Les intellectuels face à la conquête de l'Algérie de la monarchie de juillet (3) : ALEXIS DE TOCQUEVILLE

   L’ANALYSE DE LA SITUATION DE L’ALGERIE A LA FIN DE LA MONARCHIE DE JUILLET VUE PAR TROIS INTELLECTUELS

ALEXIS DE TOCQUEVILLE

L’ETAT REEL DE L’ALGERIE EN 1847 ET LES ILLUSIONS QU’IL SUSCITE

 Alors que Tocqueville écrivait dans son opuscule de  1841 « Pour moi, je pense que tous les moyens de désoler les tribus doivent être employés », il donne, dans son rapport de 1847, un bilan des désastres occasionnés par la guerre menée par Bugeaud et l’armée d’Afrique.

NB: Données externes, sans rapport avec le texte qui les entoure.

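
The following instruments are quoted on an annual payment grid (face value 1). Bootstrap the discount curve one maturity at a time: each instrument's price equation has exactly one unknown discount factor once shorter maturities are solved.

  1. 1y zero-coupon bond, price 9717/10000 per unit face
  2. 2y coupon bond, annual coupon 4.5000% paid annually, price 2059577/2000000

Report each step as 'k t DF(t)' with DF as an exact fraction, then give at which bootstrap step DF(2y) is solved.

1 1 9717/10000
2 2 2359/2500
DF(2y) is solved at step 2

step 1 [1y] zero: DF = P = 9717/10000 ≈ 0.971700
step 2 [2y] bond c/1=9/200: DF=(2059577/2000000 − 9/200·(0.971700))/(1+9/200) = 2359/2500 ≈ 0.943600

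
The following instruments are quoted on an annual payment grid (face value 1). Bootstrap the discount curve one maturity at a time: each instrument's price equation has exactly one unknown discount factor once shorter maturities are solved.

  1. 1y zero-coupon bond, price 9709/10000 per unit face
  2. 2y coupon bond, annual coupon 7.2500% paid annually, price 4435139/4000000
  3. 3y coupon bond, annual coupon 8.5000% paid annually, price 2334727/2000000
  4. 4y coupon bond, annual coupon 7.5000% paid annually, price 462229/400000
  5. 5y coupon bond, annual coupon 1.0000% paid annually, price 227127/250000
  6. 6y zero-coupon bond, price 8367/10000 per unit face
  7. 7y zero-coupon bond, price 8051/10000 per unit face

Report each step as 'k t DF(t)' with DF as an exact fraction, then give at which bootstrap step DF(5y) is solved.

step 1 [1y] zero: DF = P = 9709/10000 ≈ 0.970900
step 2 [2y] bond c/1=29/400: DF=(4435139/4000000 − 29/400·(0.970900))/(1+29/400) = 4841/5000 ≈ 0.968200
step 3 [3y] bond c/1=17/200: DF=(2334727/2000000 − 17/200·(0.970900+0.968200))/(1+17/200) = 231/250 ≈ 0.924000
step 4 [4y] bond c/1=3/40: DF=(462229/400000 − 3/40·(0.970900+0.968200+0.924000))/(1+3/40) = 547/625 ≈ 0.875200
step 5 [5y] bond c/1=1/100: DF=(227127/250000 − 1/100·(0.970900+0.968200+0.924000+0.875200))/(1+1/100) = 69/80 ≈ 0.862500
step 6 [6y] zero: DF = P = 8367/10000 ≈ 0.836700
step 7 [7y] zero: DF = P = 8051/10000 ≈ 0.805100

1 1 9709/10000
2 2 4841/5000
3 3 231/250
4 4 547/625
5 5 69/80
6 6 8367/10000
7 7 8051/10000
DF(5y) is solved at step 5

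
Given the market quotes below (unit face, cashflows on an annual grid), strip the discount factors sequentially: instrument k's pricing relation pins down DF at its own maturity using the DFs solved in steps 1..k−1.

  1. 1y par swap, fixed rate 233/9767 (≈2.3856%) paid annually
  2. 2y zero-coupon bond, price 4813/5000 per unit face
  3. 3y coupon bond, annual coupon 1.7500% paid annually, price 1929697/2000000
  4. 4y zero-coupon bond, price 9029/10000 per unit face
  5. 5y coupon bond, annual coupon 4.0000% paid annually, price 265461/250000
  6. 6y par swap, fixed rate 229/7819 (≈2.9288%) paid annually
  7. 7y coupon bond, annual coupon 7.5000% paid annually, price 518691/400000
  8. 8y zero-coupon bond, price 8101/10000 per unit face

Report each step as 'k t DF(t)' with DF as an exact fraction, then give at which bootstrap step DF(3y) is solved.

1 1 9767/10000
2 2 4813/5000
3 3 9149/10000
4 4 9029/10000
5 5 1753/2000
6 6 8397/10000
7 7 2061/2500
8 8 8101/10000
DF(3y) is solved at step 3

step 1 [1y] swap r/1=233/9767: DF=(1 − 233/9767·(0))/(1+233/9767) = 9767/10000 ≈ 0.976700
step 2 [2y] zero: DF = P = 4813/5000 ≈ 0.962600
step 3 [3y] bond c/1=7/400: DF=(1929697/2000000 − 7/400·(0.976700+0.962600))/(1+7/400) = 9149/10000 ≈ 0.914900
step 4 [4y] zero: DF = P = 9029/10000 ≈ 0.902900
step 5 [5y] bond c/1=1/25: DF=(265461/250000 − 1/25·(0.976700+0.962600+0.914900+0.902900))/(1+1/25) = 1753/2000 ≈ 0.876500
step 6 [6y] swap r/1=229/7819: DF=(1 − 229/7819·(0.976700+0.962600+0.914900+0.902900+0.876500))/(1+229/7819) = 8397/10000 ≈ 0.839700
step 7 [7y] bond c/1=3/40: DF=(518691/400000 − 3/40·(0.976700+0.962600+0.914900+0.902900+0.876500+0.839700))/(1+3/40) = 2061/2500 ≈ 0.824400
step 8 [8y] zero: DF = P = 8101/10000 ≈ 0.810100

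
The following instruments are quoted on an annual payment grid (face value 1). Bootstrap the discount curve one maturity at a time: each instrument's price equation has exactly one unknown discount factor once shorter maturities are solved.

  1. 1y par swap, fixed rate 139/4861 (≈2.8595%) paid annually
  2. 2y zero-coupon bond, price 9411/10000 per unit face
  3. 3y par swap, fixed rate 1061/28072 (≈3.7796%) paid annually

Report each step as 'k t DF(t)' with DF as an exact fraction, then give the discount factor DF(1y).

step 1 [1y] swap r/1=139/4861: DF=(1 − 139/4861·(0))/(1+139/4861) = 4861/5000 ≈ 0.972200
step 2 [2y] zero: DF = P = 9411/10000 ≈ 0.941100
step 3 [3y] swap r/1=1061/28072: DF=(1 − 1061/28072·(0.972200+0.941100))/(1+1061/28072) = 8939/10000 ≈ 0.893900

1 1 4861/5000
2 2 9411/10000
3 3 8939/10000
DF(1y) = 4861/5000 ≈ 0.972200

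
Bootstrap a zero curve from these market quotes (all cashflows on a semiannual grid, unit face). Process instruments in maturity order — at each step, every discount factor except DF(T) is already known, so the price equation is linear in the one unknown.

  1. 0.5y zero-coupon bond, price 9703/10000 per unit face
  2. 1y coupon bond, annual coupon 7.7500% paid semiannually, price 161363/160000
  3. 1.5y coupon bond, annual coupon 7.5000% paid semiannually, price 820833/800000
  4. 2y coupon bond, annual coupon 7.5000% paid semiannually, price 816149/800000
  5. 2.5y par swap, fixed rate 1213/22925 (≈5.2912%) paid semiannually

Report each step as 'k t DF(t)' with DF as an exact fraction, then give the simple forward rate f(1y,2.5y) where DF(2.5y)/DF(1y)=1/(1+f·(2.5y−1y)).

step 1 [0.5y] zero: DF = P = 9703/10000 ≈ 0.970300
step 2 [1y] bond c/2=31/800: DF=(161363/160000 − 31/800·(0.970300))/(1+31/800) = 9347/10000 ≈ 0.934700
step 3 [1.5y] bond c/2=3/80: DF=(820833/800000 − 3/80·(0.970300+0.934700))/(1+3/80) = 9201/10000 ≈ 0.920100
step 4 [2y] bond c/2=3/80: DF=(816149/800000 − 3/80·(0.970300+0.934700+0.920100))/(1+3/80) = 2203/2500 ≈ 0.881200
step 5 [2.5y] swap r/2=1213/45850: DF=(1 − 1213/45850·(0.970300+0.934700+0.920100+0.881200))/(1+1213/45850) = 8787/10000 ≈ 0.878700

1 1/2 9703/10000
2 1 9347/10000
3 3/2 9201/10000
4 2 2203/2500
5 5/2 8787/10000
f(1y,2.5y) = ((9347/10000)/(8787/10000) − 1)/(3/2) = 1120/26361 ≈ 4.2487%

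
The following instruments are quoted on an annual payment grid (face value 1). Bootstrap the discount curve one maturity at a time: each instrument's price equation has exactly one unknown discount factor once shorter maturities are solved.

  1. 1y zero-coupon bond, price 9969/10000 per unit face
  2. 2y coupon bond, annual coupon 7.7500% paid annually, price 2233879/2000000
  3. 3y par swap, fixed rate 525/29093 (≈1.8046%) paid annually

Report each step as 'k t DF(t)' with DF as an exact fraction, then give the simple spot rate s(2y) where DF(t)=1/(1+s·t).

step 1 [1y] zero: DF = P = 9969/10000 ≈ 0.996900
step 2 [2y] bond c/1=31/400: DF=(2233879/2000000 − 31/400·(0.996900))/(1+31/400) = 9649/10000 ≈ 0.964900
step 3 [3y] swap r/1=525/29093: DF=(1 − 525/29093·(0.996900+0.964900))/(1+525/29093) = 379/400 ≈ 0.947500

1 1 9969/10000
2 2 9649/10000
3 3 379/400
s(2y) = (1/(9649/10000) − 1)/(2) = 351/19298 ≈ 1.8188%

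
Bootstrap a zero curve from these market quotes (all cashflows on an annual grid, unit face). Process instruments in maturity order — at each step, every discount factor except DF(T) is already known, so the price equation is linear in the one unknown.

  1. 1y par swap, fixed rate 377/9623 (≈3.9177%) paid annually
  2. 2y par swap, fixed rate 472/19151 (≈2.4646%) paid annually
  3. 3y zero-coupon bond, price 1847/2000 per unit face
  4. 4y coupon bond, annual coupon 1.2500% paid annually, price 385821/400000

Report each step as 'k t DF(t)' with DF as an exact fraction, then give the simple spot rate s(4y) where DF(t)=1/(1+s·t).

step 1 [1y] swap r/1=377/9623: DF=(1 − 377/9623·(0))/(1+377/9623) = 9623/10000 ≈ 0.962300
step 2 [2y] swap r/1=472/19151: DF=(1 − 472/19151·(0.962300))/(1+472/19151) = 1191/1250 ≈ 0.952800
step 3 [3y] zero: DF = P = 1847/2000 ≈ 0.923500
step 4 [4y] bond c/1=1/80: DF=(385821/400000 − 1/80·(0.962300+0.952800+0.923500))/(1+1/80) = 1147/1250 ≈ 0.917600

1 1 9623/10000
2 2 1191/1250
3 3 1847/2000
4 4 1147/1250
s(4y) = (1/(1147/1250) − 1)/(4) = 103/4588 ≈ 2.2450%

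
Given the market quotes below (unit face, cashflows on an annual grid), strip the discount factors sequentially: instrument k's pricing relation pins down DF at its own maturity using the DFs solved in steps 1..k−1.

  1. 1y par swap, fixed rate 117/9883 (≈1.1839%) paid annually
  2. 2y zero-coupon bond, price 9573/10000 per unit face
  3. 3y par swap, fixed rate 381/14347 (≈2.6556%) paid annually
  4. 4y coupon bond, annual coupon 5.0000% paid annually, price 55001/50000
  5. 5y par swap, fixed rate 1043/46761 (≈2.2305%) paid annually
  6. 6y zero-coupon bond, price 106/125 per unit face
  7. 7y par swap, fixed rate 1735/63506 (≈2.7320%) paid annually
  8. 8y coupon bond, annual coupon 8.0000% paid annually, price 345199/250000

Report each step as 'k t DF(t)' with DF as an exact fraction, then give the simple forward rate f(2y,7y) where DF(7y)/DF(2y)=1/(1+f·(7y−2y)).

1 1 9883/10000
2 2 9573/10000
3 3 4619/5000
4 4 911/1000
5 5 8957/10000
6 6 106/125
7 7 1653/2000
8 8 8081/10000
f(2y,7y) = ((9573/10000)/(1653/2000) − 1)/(5) = 436/13775 ≈ 3.1652%

step 1 [1y] swap r/1=117/9883: DF=(1 − 117/9883·(0))/(1+117/9883) = 9883/10000 ≈ 0.988300
step 2 [2y] zero: DF = P = 9573/10000 ≈ 0.957300
step 3 [3y] swap r/1=381/14347: DF=(1 − 381/14347·(0.988300+0.957300))/(1+381/14347) = 4619/5000 ≈ 0.923800
step 4 [4y] bond c/1=1/20: DF=(55001/50000 − 1/20·(0.988300+0.957300+0.923800))/(1+1/20) = 911/1000 ≈ 0.911000
step 5 [5y] swap r/1=1043/46761: DF=(1 − 1043/46761·(0.988300+0.957300+0.923800+0.911000))/(1+1043/46761) = 8957/10000 ≈ 0.895700
step 6 [6y] zero: DF = P = 106/125 ≈ 0.848000
step 7 [7y] swap r/1=1735/63506: DF=(1 − 1735/63506·(0.988300+0.957300+0.923800+0.911000+0.895700+0.848000))/(1+1735/63506) = 1653/2000 ≈ 0.826500
step 8 [8y] bond c/1=2/25: DF=(345199/250000 − 2/25·(0.988300+0.957300+0.923800+0.911000+0.895700+0.848000+0.826500))/(1+2/25) = 8081/10000 ≈ 0.808100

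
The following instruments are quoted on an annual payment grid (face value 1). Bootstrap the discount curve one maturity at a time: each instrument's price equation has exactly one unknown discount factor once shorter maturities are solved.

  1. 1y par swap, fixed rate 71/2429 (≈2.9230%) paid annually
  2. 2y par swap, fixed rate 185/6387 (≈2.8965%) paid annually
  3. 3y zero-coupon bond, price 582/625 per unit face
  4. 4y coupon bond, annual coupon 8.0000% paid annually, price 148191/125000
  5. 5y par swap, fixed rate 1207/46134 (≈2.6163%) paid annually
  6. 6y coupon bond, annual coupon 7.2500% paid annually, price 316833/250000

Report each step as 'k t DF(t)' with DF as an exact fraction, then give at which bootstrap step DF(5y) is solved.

step 1 [1y] swap r/1=71/2429: DF=(1 − 71/2429·(0))/(1+71/2429) = 2429/2500 ≈ 0.971600
step 2 [2y] swap r/1=185/6387: DF=(1 − 185/6387·(0.971600))/(1+185/6387) = 1889/2000 ≈ 0.944500
step 3 [3y] zero: DF = P = 582/625 ≈ 0.931200
step 4 [4y] bond c/1=2/25: DF=(148191/125000 − 2/25·(0.971600+0.944500+0.931200))/(1+2/25) = 2217/2500 ≈ 0.886800
step 5 [5y] swap r/1=1207/46134: DF=(1 − 1207/46134·(0.971600+0.944500+0.931200+0.886800))/(1+1207/46134) = 8793/10000 ≈ 0.879300
step 6 [6y] bond c/1=29/400: DF=(316833/250000 − 29/400·(0.971600+0.944500+0.931200+0.886800+0.879300))/(1+29/400) = 4349/5000 ≈ 0.869800

1 1 2429/2500
2 2 1889/2000
3 3 582/625
4 4 2217/2500
5 5 8793/10000
6 6 4349/5000
DF(5y) is solved at step 5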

Quelques extraits significatifs méritent d’être cités ni extenso :

 DANS LES VILLES :

« les villes indigènes ont été envahies, bouleversées, saccagées  par notre administration plus encore que par nos armes. »

 LES SPOLIATIONS ET LES SACCAGES DE LA CAMPAGNE

     . « Un grand nombre de propriétés individuelles ont été, en pleine paix, ravagées, dénaturées, détruites.

     . « Une multitude de titres que nous nous étions fait livrer pour les vérifier n’ont jamais été rendus »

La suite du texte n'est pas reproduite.